One of the most common sources of variation is based on how much nutrition each fetus receives through its mother’s placenta during gestation, which can even differ among siblings.

What are health issues more common in runts of litter?

Undernourishment is one prominent issue that these little guys are particularly prone to. When a runt doesn’t get enough food, its body won’t develop properly, leading to physical and mental deficiencies that can hinder its growth. Physical deficiencies commonly develop in litter runts include dwarfism and cleft palate.

Fading puppy syndrome is another heartbreaking health problem affecting runts of the litter. These puppies are born undersized and face an uphill battle to survive, with their delicate constitutions often leading to premature death within two weeks of birth.

Will the dam reject the runt of the litter?

Usually, a dam will feel overwhelmed by having too many pups to care for at once and can’t provide them all with adequate nourishment; hence she may reject one or two pups. In the case of runts of the litter, they may be at risk of rejection especially since they’re not able to push through and nurse more successfully. 

The rejection of an offspring by its mother is a heartbreaking sight to witness. It’s even more devastating when the one being shunned away from is a tiny, helpless runt. If the mom gives up on one of your pups, you should step in! The pup may require supplemental feeding or even formula if it is having trouble nursing from its mother.

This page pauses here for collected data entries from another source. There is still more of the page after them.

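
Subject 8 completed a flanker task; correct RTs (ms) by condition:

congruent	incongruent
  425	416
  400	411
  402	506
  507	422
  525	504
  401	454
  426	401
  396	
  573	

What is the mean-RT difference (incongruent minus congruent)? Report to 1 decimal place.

M(congruent) = 4055/9 = 450.556
M(incongruent) = 3114/7 = 444.857
Difference = 444.857 − 450.556 = -5.698 ms

-5.7 ms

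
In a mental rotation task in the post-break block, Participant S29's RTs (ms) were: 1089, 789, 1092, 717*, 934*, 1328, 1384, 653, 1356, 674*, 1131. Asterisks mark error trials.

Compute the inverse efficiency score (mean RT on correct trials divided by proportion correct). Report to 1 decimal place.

1516.3 ms

Correct trials (n=8): 1089, 789, 1092, 1328, 1384, 653, 1356, 1131
Mean correct RT = 8822/8 = 1102.7500 ms
Proportion correct = 8/11
IES = 1102.7500 / (8/11) = 1516.281 ms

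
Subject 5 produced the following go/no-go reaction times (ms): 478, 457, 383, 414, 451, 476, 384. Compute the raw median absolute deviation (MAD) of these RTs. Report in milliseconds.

Sorted: 383, 384, 414, 451, 457, 476, 478 → median = 451
|x − 451|: 27, 6, 68, 37, 0, 25, 67
Sorted deviations: 0, 6, 25, 27, 37, 67, 68 → MAD = 27

27 ms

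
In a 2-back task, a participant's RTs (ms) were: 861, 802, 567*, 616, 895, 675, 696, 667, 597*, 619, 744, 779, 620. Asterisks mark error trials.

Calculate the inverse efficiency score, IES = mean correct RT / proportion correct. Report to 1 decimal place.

856.7 ms

Correct trials (n=11): 861, 802, 616, 895, 675, 696, 667, 619, 744, 779, 620
Mean correct RT = 7974/11 = 724.9091 ms
Proportion correct = 11/13
IES = 724.9091 / (11/13) = 856.711 ms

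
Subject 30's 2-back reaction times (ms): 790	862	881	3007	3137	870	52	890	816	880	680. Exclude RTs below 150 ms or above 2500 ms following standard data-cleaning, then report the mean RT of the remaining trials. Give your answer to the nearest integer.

834 ms

Excluded: 52, 3007, 3137
Retained (n=8): Σ = 6669
Mean = 6669/8 = 833.6250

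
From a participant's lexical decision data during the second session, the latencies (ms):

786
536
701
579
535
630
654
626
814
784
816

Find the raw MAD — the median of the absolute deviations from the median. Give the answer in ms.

Sorted: 535, 536, 579, 626, 630, 654, 701, 784, 786, 814, 816 → median = 654
|x − 654|: 132, 118, 47, 75, 119, 24, 0, 28, 160, 130, 162
Sorted deviations: 0, 24, 28, 47, 75, 118, 119, 130, 132, 160, 162 → MAD = 118

118 ms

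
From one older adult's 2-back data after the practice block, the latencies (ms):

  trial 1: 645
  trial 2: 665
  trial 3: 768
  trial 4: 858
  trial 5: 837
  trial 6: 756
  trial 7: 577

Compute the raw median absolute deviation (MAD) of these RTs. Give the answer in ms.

Sorted: 577, 645, 665, 756, 768, 837, 858 → median = 756
|x − 756|: 111, 91, 12, 102, 81, 0, 179
Sorted deviations: 0, 12, 81, 91, 102, 111, 179 → MAD = 91

91 ms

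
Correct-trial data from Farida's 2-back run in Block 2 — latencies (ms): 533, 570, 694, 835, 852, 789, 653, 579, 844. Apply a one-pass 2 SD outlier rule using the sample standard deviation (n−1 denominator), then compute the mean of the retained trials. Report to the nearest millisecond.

n = 9, ΣRT = 6349, M = 705.444
Σ(x−M)² = 131394.22; s = √(131394.22/8) = 128.157
Cutoffs: 705.444 ± 2·128.157 → [449.1, 961.8]
No RTs fall outside the cutoffs; all 9 retained. Mean = 6349/9 = 705.444

705 ms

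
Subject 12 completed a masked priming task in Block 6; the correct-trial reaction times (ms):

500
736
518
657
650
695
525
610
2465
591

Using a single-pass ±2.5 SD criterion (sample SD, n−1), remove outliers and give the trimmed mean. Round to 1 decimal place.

n = 10, ΣRT = 7947, M = 794.700
Σ(x−M)² = 3154944.10; s = √(3154944.10/9) = 592.072
Cutoffs: 794.700 ± 2.5·592.072 → [-685.5, 2274.9]
Outside: 2465 → excluded.
Retained (n=9): Σ = 5482, mean = 5482/9 = 609.111

609.1 ms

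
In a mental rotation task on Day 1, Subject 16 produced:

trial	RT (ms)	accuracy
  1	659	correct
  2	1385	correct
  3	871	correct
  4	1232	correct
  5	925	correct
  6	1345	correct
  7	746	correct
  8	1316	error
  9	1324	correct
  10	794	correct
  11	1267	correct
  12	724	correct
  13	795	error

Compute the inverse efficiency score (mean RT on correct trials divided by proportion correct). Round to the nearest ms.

1211 ms

Correct trials (n=11): 659, 1385, 871, 1232, 925, 1345, 746, 1324, 794, 1267, 724
Mean correct RT = 11272/11 = 1024.7273 ms
Proportion correct = 11/13
IES = 1024.7273 / (11/13) = 1211.041 ms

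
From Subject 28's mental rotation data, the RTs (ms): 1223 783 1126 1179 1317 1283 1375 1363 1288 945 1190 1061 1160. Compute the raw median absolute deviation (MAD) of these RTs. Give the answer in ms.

98 ms

Sorted: 783, 945, 1061, 1126, 1160, 1179, 1190, 1223, 1283, 1288, 1317, 1363, 1375 → median = 1190
|x − 1190|: 33, 407, 64, 11, 127, 93, 185, 173, 98, 245, 0, 129, 30
Sorted deviations: 0, 11, 30, 33, 64, 93, 98, 127, 129, 173, 185, 245, 407 → MAD = 98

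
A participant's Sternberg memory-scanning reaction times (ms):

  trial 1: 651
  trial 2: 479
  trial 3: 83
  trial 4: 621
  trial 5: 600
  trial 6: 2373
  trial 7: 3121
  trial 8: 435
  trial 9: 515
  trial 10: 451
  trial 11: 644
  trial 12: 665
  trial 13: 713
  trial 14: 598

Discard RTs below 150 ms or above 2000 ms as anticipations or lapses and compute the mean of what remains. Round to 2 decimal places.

Excluded: 83, 2373, 3121
Retained (n=11): Σ = 6372
Mean = 6372/11 = 579.2727

579.27 ms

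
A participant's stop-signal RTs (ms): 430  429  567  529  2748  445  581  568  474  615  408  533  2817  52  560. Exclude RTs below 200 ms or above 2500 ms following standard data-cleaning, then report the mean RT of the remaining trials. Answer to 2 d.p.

511.58 ms

Excluded: 52, 2748, 2817
Retained (n=12): Σ = 6139
Mean = 6139/12 = 511.5833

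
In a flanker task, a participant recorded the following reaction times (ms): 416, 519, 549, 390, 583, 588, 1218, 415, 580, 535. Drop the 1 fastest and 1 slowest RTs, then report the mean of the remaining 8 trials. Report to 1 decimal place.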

How do you help runts of the litter?

The runt can often have difficulty competing for milk and sustenance, so it’s essential to allow them to get enough nutrition. When feeding the runt, one should consider positioning them closer to their mother’s tail when nursing. This is because the milk will be at its richest here and provide more nourishment for your pet.


Kustritz, M. V. R. (2006). The Dog Breeder’s Guide to Successful Breeding and Health Management E-Book. Elsevier Health Sciences.

Harris, M. S. (2006). Canine Reproduction and Whelping: A Dog Breeder’s Guide.